Things we do with your data.   ( ͡° ͜ʖ ͡°)

Before you start

We just wanna let you know that we truly believe in your right to know how all data that we collect is being used. That's why we sat down and tried to explain every single point of data as humanly as possible - no lawyer talk!

Meta Data

This data tells us when and how you interact with our service. We use this data exclusively to figure out how our userbase develops and to measure if people successfully get to where they wanted in a reasonable time. This helps us greatly when we try to determine if a feature is well-designed or needs an overhaul.

To collect this type of data, we use Google Analytics and our own analytics service which does not share data with anyone else.

Password Storage

We store all passwords using the bcrypt hash algorithm with 15 salt rounds. Tech talk aside - it's pretty secure. This means that in case of a security breach, it'll be as hard as possible for attackers to get your actual password. That doesn't mean it's impossible to crack the password however, so make sure you have a unique password with reasonable complexity.

User data

Any usernames, emails or other data that needs to be looked up on demand will have to remain stored in plaintext. So if we ever do a whoopsie in our database setup and data starts leaking, an attacker could combine this data to get some insights into who you are.

To combat this, we heavily suggest using a unique password for your email account that is not shared with any other service.
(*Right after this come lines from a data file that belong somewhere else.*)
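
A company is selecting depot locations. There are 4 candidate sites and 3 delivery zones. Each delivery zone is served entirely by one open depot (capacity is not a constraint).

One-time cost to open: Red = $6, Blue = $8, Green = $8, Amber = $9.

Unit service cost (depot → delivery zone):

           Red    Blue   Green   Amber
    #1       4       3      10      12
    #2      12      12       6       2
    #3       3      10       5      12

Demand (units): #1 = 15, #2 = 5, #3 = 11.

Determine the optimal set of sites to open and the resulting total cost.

Open Red, Blue and Amber; minimum total cost 111.

For any fixed open set, each delivery zone goes to its cheapest open site; total = fixed + service.
{Red, Blue, Amber}: #1→Blue 3·15=45, #2→Amber 2·5=10, #3→Red 3·11=33. Service 88; fixed 23; total 111.
{Red, Amber}: service 103 + fixed 15 = 118
{Red, Blue, Green, Amber}: #1→Blue 3·15=45, #2→Amber 2·5=10, #3→Red 3·11=33. Service 88; fixed 31; total 119.
{Red}: service 153 + fixed 6 = 159
No other subset beats 111.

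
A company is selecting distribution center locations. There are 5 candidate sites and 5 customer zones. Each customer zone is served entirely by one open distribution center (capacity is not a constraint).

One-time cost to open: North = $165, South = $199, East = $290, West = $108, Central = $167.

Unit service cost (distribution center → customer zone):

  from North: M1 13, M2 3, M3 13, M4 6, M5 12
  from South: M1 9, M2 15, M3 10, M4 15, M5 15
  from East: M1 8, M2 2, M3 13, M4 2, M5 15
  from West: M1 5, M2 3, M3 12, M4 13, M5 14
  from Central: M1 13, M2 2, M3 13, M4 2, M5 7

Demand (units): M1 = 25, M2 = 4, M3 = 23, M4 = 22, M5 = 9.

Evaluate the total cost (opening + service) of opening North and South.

Each customer zone is assigned to its cheapest site among the open ones.
{North, South}: M1→South 9·25=225, M2→North 3·4=12, M3→South 10·23=230, M4→North 6·22=132, M5→North 12·9=108. Service 707; fixed 364; total 1071.

Total cost: 1071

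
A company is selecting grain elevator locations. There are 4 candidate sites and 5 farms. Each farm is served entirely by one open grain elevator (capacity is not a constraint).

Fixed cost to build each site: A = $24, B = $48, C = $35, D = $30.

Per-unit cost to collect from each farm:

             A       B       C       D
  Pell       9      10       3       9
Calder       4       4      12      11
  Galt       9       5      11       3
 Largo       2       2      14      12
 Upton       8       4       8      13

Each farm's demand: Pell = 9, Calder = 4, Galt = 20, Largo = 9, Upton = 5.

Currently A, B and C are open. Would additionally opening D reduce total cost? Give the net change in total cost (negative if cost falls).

Yes — net change −10 (cost falls by 10).

Current service cost with {A, B, C}: 181.
Adding D: each farm re-picks its cheapest; new service cost 141, saving 40.
Extra fixed cost: 30. Net change = 30 − 40 = -10.
(Totals: 288 → 278.)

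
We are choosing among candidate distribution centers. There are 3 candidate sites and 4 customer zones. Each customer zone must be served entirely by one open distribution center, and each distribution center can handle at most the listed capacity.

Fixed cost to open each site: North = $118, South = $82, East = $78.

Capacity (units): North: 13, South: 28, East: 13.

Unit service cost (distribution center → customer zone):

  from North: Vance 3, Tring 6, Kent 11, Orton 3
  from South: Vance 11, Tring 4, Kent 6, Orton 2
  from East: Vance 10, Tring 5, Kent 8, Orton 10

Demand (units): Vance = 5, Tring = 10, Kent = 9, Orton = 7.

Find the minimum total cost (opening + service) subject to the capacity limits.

Open {South, East}: Vance→East 10·5=50, Tring→South 4·10=40, Kent→South 6·9=54, Orton→South 2·7=14.
Loads: South carries 26/28, East carries 5/13. Service 158; fixed 160; total 318.
Next best feasible plan costs 323.

Minimum total cost: 318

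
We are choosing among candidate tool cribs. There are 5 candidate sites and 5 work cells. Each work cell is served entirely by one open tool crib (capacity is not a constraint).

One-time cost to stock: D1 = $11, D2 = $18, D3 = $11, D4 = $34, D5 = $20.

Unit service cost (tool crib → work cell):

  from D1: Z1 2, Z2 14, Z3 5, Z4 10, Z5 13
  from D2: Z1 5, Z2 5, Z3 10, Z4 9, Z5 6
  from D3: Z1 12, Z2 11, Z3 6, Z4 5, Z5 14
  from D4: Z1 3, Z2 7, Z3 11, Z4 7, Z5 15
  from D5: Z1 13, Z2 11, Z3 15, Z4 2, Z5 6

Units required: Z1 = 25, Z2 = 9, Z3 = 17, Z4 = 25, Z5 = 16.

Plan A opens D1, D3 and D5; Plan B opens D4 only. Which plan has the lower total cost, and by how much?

Plan A: {D1, D3, D5}: Z1→D1 2·25=50, Z2→D3 11·9=99, Z3→D1 5·17=85, Z4→D5 2·25=50, Z5→D5 6·16=96. Service 380; fixed 42; total 422.
Plan B: {D4}: Z1→D4 3·25=75, Z2→D4 7·9=63, Z3→D4 11·17=187, Z4→D4 7·25=175, Z5→D4 15·16=240. Service 740; fixed 34; total 774.
Difference: |422 − 774| = 352.

Plan A is cheaper by 352.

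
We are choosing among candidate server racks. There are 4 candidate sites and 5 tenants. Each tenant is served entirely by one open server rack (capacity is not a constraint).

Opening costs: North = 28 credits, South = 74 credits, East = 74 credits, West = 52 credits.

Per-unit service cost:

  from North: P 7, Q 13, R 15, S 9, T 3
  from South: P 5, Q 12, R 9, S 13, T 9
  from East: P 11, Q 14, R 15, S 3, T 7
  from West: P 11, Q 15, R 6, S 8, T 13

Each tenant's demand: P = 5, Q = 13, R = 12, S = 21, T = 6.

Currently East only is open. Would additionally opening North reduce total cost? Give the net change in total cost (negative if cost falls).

Yes — net change −29 (cost falls by 29).

Current service cost with {East}: 522.
Adding North: each tenant re-picks its cheapest; new service cost 465, saving 57.
Extra fixed cost: 28. Net change = 28 − 57 = -29.
(Totals: 596 → 567.)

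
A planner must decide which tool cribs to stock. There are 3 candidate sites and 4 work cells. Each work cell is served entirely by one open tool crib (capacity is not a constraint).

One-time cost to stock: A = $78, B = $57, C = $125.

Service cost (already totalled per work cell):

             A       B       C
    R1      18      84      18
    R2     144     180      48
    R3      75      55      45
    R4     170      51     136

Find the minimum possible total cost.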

We also recommend having a look at haveibeenpwned to see if your password has been leaked on another service.

Luckily, we don't force you to register with an email address. While this is not recommended as it makes the password recovery process very difficult, it also means that nobody will track down more of your data in case of a security breach.

Actions upon a security breach

Should somebody sneak into our systems and leak sensitive user information, we'll make sure to prepare an announcement within 7 days after the issue has been resolved.

If this ever happens, there's no need to freak out. No passwords will be leaked, and we'll provide detailed instructions on how to avoid further issues depending on the situation.